Ships That Pass in the.....
By Morley Hunt
April 26, 2017 7:58pm CST
The line officially says....ships that pass in the night. It was ships passing in the morning that drew my attention. Wednesday's are a little more challenging than most days to get a walk under my belt. This week we've made it a little more difficult as I am taking my granddaughter to school each morning and picking her up in the afternoon. This morning, my plans were made.....drop Sandra off and head to the park near the marina to walk.....but.....as I crossed the canal, I noticed a ship in the lock......change of plans..... Quickly I parked the car and walked up the observation platform. Now I walked along the lock and the canal towards the lake. I spotted another ship, tied up and waiting for this one to pass. As I walked I used my smartphone to grab a couple of photos of the ships as they passed each other in the canal. Now with two of the three bridges in the up position.....traffic was going to be a snarl. This is what makes our community unique. Waiting for the bridges.
15 people like this
27 Apr 17
Before I moved to this town I would have sat and patiently(grumbling all the while) waited for the bridge. Once we moved here, I learned all of the alternate routes (they are well marked) so it usually only slows me down by about 5 minutes. The bridge is usually up for about 20 minutes.
27 Apr 17
The locals have learned to scan the horizon as we approach town...we watch for ships or the evidence that the bridge is up. We get about a minutes notice. The lights for alternate route start to flash, the barrier arms come down and the traffic lights are red. The bridge is up for about 20 minutes.
• United States
30 Apr 17
Wow! You've given us a vivid description @Morleyhunt Which part of Canada do you live? My dad's cousin lives in Prince Rupert, British Columbia. I haven't yet visited her. But she does mention about ships passing by and being closer to Alaska than we are.
30 Apr 17
Two Jack knife bridges and one lift bridge.
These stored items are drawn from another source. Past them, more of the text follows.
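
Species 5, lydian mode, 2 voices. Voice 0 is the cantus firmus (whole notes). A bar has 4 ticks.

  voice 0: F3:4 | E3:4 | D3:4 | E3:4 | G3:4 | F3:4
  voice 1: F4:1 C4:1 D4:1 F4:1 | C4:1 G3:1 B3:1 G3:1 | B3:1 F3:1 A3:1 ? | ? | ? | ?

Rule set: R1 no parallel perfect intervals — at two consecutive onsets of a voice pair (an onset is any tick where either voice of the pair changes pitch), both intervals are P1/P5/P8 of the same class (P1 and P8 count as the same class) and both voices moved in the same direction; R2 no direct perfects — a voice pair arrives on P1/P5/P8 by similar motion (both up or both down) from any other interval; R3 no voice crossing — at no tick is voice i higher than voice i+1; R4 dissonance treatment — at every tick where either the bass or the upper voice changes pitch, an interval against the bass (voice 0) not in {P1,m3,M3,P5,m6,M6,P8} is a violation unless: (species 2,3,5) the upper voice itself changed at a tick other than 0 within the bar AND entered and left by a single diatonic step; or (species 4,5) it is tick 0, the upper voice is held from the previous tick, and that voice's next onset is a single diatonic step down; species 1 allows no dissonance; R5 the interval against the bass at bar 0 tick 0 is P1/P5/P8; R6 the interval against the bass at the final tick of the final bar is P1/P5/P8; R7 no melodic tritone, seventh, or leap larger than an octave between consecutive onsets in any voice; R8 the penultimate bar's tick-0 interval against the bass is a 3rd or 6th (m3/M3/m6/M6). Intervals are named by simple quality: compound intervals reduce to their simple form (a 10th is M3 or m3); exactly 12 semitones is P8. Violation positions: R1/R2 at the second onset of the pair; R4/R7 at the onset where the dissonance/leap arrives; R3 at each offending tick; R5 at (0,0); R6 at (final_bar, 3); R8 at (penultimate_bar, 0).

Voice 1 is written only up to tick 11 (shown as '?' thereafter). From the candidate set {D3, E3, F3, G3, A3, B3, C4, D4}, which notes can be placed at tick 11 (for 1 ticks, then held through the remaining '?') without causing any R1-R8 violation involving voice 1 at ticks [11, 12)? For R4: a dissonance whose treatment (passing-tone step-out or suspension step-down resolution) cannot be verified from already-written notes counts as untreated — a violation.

{A3, B3, D3, D4, F3}

D3: legal
E3: violates R4
F3: legal
G3: violates R4
A3: legal
B3: legal
C4: violates R4
D4: legal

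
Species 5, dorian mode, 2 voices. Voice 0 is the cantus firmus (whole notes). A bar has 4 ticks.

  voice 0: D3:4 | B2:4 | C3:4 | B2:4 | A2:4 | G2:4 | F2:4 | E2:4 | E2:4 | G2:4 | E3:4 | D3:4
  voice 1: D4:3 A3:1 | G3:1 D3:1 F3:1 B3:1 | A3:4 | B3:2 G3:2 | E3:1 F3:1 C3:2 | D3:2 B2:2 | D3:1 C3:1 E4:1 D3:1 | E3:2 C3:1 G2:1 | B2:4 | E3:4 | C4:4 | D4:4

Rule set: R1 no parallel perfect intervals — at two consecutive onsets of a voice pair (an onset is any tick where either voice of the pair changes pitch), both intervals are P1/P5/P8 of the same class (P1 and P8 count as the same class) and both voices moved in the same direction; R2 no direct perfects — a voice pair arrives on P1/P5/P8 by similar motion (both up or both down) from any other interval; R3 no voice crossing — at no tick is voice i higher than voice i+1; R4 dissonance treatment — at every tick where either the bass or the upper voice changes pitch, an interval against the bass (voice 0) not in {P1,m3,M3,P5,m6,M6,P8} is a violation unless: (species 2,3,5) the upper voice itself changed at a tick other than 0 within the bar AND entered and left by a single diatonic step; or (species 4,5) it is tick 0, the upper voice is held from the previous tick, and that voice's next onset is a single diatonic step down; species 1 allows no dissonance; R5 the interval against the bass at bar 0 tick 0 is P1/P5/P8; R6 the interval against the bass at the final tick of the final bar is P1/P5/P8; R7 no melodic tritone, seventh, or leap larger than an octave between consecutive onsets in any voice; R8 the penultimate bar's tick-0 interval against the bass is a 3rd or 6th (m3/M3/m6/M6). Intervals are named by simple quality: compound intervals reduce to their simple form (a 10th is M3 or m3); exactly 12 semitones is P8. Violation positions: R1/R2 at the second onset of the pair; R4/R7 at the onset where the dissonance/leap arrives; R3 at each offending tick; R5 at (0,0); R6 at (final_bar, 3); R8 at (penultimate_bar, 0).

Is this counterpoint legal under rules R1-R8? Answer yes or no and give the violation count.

No (6 violations)

bar 0: v0=D3 v1=D4 (P8)
bar 1: v0=B2 v1=G3 (m6)
bar 2: v0=C3 v1=A3 (M6)
bar 3: v0=B2 v1=B3 (P8)
bar 4: v0=A2 v1=E3 (P5)
bar 5: v0=G2 v1=D3 (P5)
bar 6: v0=F2 v1=D3 (M6)
bar 7: v0=E2 v1=E3 (P8)
bar 8: v0=E2 v1=B2 (P5)
bar 9: v0=G2 v1=E3 (M6)
bar 10: v0=E3 v1=C4 (m6)
bar 11: v0=D3 v1=D4 (P8)
  R4 @ bar1.2: B2/F3 TT untreated
  R7 @ bar1.3: F3->B3 leap 6st
  R2 @ bar4.0: B2/G3 m6 -> A2/E3 P5 similar
  R4 @ bar6.2: F2/E4 M7 untreated
  R7 @ bar6.2: C3->E4 leap 16st
  R7 @ bar6.3: E4->D3 leap 14st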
They go up or down as required by the passing ships. The Jack knife bridges are at either end of the lock (Lock 8) so they are never both up at the same time. Two years ago, one of the Jack knife bridges was struck by a ship and was closed to traffic for 7 months. Three months of that time the canal was closed to shipping, but four months of nightmare traffic....I also have the option of driving about 8 or 9 miles and using the closest tunnel under the canal.